Sure, shouldn't take any more than, say, 250 rounds to get a good sample. Let me know when you want to drop that shiney, new case of duck whompers off. :beer:


----------



## MRN (Apr 1, 2002)

Gees, I thought you'd at least offer to pick it up.....


----------



## Ryan_Todd (Apr 11, 2004)

i'll come pick up a case from ya and i'll let you know how it patterns towards the end of the season. :lol:


----------



## MRN (Apr 1, 2002)

I was thinking more like 5 or 10, but then I'd have to let you use my gun too.... I'm sure there is some inter-state problem involved here.... Mike Hatch might sue me..... But I appreciate your offer. Thanks 

M.


----------



## MRN (Apr 1, 2002)

Here's some data:

I got them in 4's and B's (was supposed to be BB's but hey)
Both contained almost a perfect 1 1/4 oz of shot (instead of 1 1/8).

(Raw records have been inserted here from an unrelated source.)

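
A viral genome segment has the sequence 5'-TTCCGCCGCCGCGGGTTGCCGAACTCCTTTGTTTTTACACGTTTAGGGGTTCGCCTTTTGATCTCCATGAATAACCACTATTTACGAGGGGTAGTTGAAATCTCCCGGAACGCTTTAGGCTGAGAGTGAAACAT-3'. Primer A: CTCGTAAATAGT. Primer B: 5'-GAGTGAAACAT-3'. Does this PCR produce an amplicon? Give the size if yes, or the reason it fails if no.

Primer A (CTCGTAAATAGT) has reverse complement ACTATTTACGAG, which matches the top strand at positions 77–88; primer A anneals to the top strand there with its 3' end pointing upstream toward position 77.
Primer B (GAGTGAAACAT) matches the top strand directly at positions 124–134; it anneals to the bottom strand with its 3' end pointing downstream toward position 134.
The 3' ends diverge (primer A extends toward position 1, primer B toward position 134), so the primers never converge on a shared product.

No product — the primers' 3' ends point away from each other.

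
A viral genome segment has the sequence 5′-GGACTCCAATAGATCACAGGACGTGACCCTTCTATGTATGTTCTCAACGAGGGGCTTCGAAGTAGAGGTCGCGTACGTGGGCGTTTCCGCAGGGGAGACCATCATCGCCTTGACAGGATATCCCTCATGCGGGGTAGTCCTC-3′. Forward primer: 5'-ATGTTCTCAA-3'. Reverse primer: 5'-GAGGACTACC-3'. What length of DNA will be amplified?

105 bp

The forward primer matches the template at positions 38–47.
The reverse primer's reverse complement is GGTAGTCCTC, which matches the template at positions 133–142.
The product runs from position 38 to position 142, so its length is 142 − 38 + 1 = 105 bp.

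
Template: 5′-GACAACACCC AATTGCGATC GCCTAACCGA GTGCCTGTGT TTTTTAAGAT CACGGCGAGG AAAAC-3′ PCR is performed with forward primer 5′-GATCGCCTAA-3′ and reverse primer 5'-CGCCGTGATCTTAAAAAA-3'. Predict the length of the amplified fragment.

Scanning the template, GATCGCCTAA occurs at positions 17–26; this primer anneals to the bottom strand there with its 3' end pointing downstream.
Taking the reverse complement of CGCCGTGATCTTAAAAAA gives TTTTTTAAGATCACGGCG, found at positions 40–57 on the template; the primer anneals here to the top strand with its 3' end pointing upstream.
The product runs from position 17 to position 57, so its length is 57 − 17 + 1 = 41 bp.

41 bp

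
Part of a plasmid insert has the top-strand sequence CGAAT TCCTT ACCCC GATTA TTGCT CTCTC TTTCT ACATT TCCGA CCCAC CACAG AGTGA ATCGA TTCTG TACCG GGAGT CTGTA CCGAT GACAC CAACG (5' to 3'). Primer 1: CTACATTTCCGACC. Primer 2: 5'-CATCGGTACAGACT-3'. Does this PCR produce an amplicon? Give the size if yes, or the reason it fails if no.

Yes — a 58 bp product.

Primer 1 (CTACATTTCCGACC) matches the top strand at positions 34–47; it acts as a forward primer.
Primer 2's reverse complement is AGTCTGTACCGATG, matching the top strand at positions 78–91; it acts as a reverse primer.
The 3' ends face each other across positions 34–91, giving a 58 bp product.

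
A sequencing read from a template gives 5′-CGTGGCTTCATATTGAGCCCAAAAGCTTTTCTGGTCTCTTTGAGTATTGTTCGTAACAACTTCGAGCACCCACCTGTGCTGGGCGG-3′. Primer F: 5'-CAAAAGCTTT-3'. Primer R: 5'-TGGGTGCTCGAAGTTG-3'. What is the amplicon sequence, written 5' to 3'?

Scanning the template, CAAAAGCTTT occurs at positions 20–29; this primer anneals to the bottom strand there with its 3' end pointing downstream.
Reverse complement of the reverse primer: CAACTTCGAGCACCCA. This occurs on the top strand at positions 57–72.
The product is the template from position 20 through 72 (53 bp).

5'-CAAAAGCTTTTCTGGTCTCTTTGAGTATTGTTCGTAACAACTTCGAGCACCCA-3'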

4's - had 210 pellets - that were pretty uniform, but the size looked more like 6's than 4's. They compare load size/weight to #5 lead.

B's - had 95 pellets - the size was all over the place and it looked more like welding slag (like hevishot does). They compare in load size/weight to BB lead.

Man, it's gonna be like shooting lead (for like double the price.....)

Hope the info is helpful to someone's decision making.

M.


----------



## Guest (Sep 3, 2004)

Quick question for you guys that know so much about these different "shot". I've seen Hevi-Shot, it looks like crap, almost like oblonged and uneven balls of mush. How can that be the key to so many great kills?? I would think it'd suck, so much differences in shot sizes in each shell. Just a question guys, no need to jump down my throat. Thanks.


----------



## MRN (Apr 1, 2002)

You're right - looks awful. But it works. Shape probably matters more
when density goes down - this stuff is so dense that the light little air molecules don't bother it too much.

M.


----------